Here is an example using line oriented input and text mode:
#!/usr/bin/perl
use strict; use warnings;
use File::Temp qw( :POSIX );
my $source = 'test.test';
my $temp = tmpnam;
open my $source_h, '<', $source
or die "Failed to open '$source': $!";
open my $temp_h, '>', $temp
or die "Failed to open '$temp' for writing: $!";
while ( my $line = <$source_h> ) {
if ( $line =~ /^[0-9]+$/ ) {
$line = substr($line, 0, 5) . "CP1" . substr($line, 5);
}
print $temp_h $line;
}
close $temp_h
or die "Failed to close '$temp': $!";
close $source_h
or die "Failed to close '$source': $!";
rename $temp => $source
or die "Failed to rename '$temp' to '$source': $!";
this works for me
use strict;
use warnings;
open( my $fh, '+<', 'foo.txt' ) or die $!;
seek( $fh, 3, 0 );
print $fh "WH00t?";
this is also a more "modern" use of open(), see http://perldoc.perl.org/functions/open.html
The file will be closed when $fh goes out of scope ..

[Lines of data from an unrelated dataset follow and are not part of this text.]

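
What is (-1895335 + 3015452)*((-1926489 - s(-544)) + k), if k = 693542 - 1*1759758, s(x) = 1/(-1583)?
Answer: -5306500537565638/1583 ≈ -3.3522e+12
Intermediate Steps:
s(x) = -1/1583
k = -1066216 (k = 693542 - 1759758 = -1066216)
(-1895335 + 3015452)*((-1926489 - s(-544)) + k) = (-1895335 + 3015452)*((-1926489 - 1*(-1/1583)) - 1066216) = 1120117*((-1926489 + 1/1583) - 1066216) = 1120117*(-3049632086/1583 - 1066216) = 1120117*(-4737452014/1583) = -5306500537565638/1583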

"Inserting" a string into a function can (mostly) be done in place. See the lightly used truncate built-in function.
open my $fh, '+<', $file or die $!;
seek $fh, 5, 0;
$/ = undef;
$x = <$fh>; # read everything after the 5th byte into $x
truncate $fh, 5;
print $fh "CPI";
print $fh $x;
close $fh;
If your file is line or record oriented, you can insert lines or modify individual lines easily with the core module Tie::File This will allow the file to be treated as an array and Perl string and array manipulation to be used to modify the file in memory. You can safely operate on huge files larger than your RAM with this method.
Here is an example:
use strict; use warnings;
use Tie::File;
#create the default .txt file:
open (my $out, '>', "nums.txt") or die $!;
while(<DATA>) { print $out "$_"; }
close $out or die $!;
tie my #data, 'Tie::File', "nums.txt" or die $!;
my $offset=5;
my $insert="INSERTED";
#insert in a string:
$data[0]=substr($data[0],0,$offset).$insert.substr($data[0],$offset)

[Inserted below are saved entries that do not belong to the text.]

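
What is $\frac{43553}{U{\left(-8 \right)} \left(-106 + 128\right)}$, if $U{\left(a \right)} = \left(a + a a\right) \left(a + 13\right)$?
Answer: $\frac{43553}{6160} \approx 7.0703$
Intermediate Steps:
$U{\left(a \right)} = \left(13 + a\right) \left(a + a^{2}\right)$ ($U{\left(a \right)} = \left(a + a^{2}\right) \left(13 + a\right) = \left(13 + a\right) \left(a + a^{2}\right)$)
$\frac{43553}{U{\left(-8 \right)} \left(-106 + 128\right)} = \frac{43553}{- 8 \left(13 + \left(-8\right)^{2} + 14 \left(-8\right)\right) \left(-106 + 128\right)} = \frac{43553}{- 8 \left(13 + 64 - 112\right) 22} = \frac{43553}{\left(-8\right) \left(-35\right) 22} = \frac{43553}{280 \cdot 22} = \frac{43553}{6160}$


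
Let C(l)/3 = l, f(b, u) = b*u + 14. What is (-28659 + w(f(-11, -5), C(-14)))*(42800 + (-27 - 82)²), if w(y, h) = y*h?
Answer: -1725568317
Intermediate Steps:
f(b, u) = 14 + b*u
C(l) = 3*l
w(y, h) = h*y
(-28659 + w(f(-11, -5), C(-14)))*(42800 + (-27 - 82)²) = (-28659 + (3*(-14))*(14 - 11*(-5)))*(42800 + (-27 - 82)²) = (-28659 - 42*(14 + 55))*(42800 + (-109)²) = (-28659 - 42*69)*(42800 + 11881) = (-28659 - 2898)*54681 = -31557*54681 = -1725568317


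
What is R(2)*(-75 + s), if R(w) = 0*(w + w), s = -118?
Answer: 0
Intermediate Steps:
R(w) = 0 (R(w) = 0*(2*w) = 0)
R(2)*(-75 + s) = 0*(-75 - 118) = 0*(-193) = 0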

if (length($data[0])>$offset);
#insert a new array element that becomes a new file line:
splice #data,$offset,0,join(':',split(//,$insert));
#insert vertically:
$data[$_]=substr($data[$_],0,$offset) .
substr(lc $insert,$_,1) .
substr($data[$_],$offset) for (0..length($insert));
untie #data; #close the file too...
__DATA__
123456789
234567891
345678912
456789123
567891234
678912345
789123456
891234567
912345678
Output:
12345iINSERTED6789
23456n7891
34567s8912
45678e9123
56789r1234
I:N:St:E:R:T:E:D
67891e2345
78912d3456
891234567
912345678
The file modifications with Tie::File are made in place and as the array is modified. You could use Tie::File just on the first line of you file to modify and insert as you requested. You can put sleep between the array mods and use tail -n +0 -f on the file and watch the file change if you wish...

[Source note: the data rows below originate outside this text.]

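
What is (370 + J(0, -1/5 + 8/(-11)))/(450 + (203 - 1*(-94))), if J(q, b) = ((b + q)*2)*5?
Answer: 3968/8217 ≈ 0.48290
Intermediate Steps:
J(q, b) = 10*b + 10*q (J(q, b) = (2*b + 2*q)*5 = 10*b + 10*q)
(370 + J(0, -1/5 + 8/(-11)))/(450 + (203 - 1*(-94))) = (370 + (10*(-1/5 + 8/(-11)) + 10*0))/(450 + (203 - 1*(-94))) = (370 + (10*(-1*⅕ + 8*(-1/11)) + 0))/(450 + (203 + 94)) = (370 + (10*(-⅕ - 8/11) + 0))/(450 + 297) = (370 + (10*(-51/55) + 0))/747 = (370 + (-102/11 + 0))*(1/747) = (370 - 102/11)*(1/747) = (3968/11)*(1/747) = 3968/8217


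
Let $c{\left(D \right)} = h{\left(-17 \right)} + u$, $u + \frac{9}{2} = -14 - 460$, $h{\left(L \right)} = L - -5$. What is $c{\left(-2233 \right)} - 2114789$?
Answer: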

Alternatively, if your file is reasonable size and you want to treat it like characters, you can read the entire file into memory, do string operations on the data, then write the modified data back out. Consider:
use strict; use warnings;
#creat the default .txt file:
open (my $out, '>', "nums.txt") or die $!;
while(<DATA>) { print $out "$_"; }
close $out or die $!;
my $data;
open (my $in, '<', "nums.txt") or die $!;
{ local $/=undef; $data=<$in>; }
close $in or die $!;
my $offset=5;
my $insert="INSERTED";
open (my $out, '>', "nums.txt") or die $!;
print $out substr($data,0,$offset).$insert.substr($data,$offset);
close $out or die $!;
__DATA__
123456789
2
3
4
5
6
7
8
9
Output:
12345INSERTED6789
2
3
4
5
6
7
8
9
If you treat files as characters, beware that under Windows, files in text mode have a \r\n for a new line. That is two characters if opened in binary mode.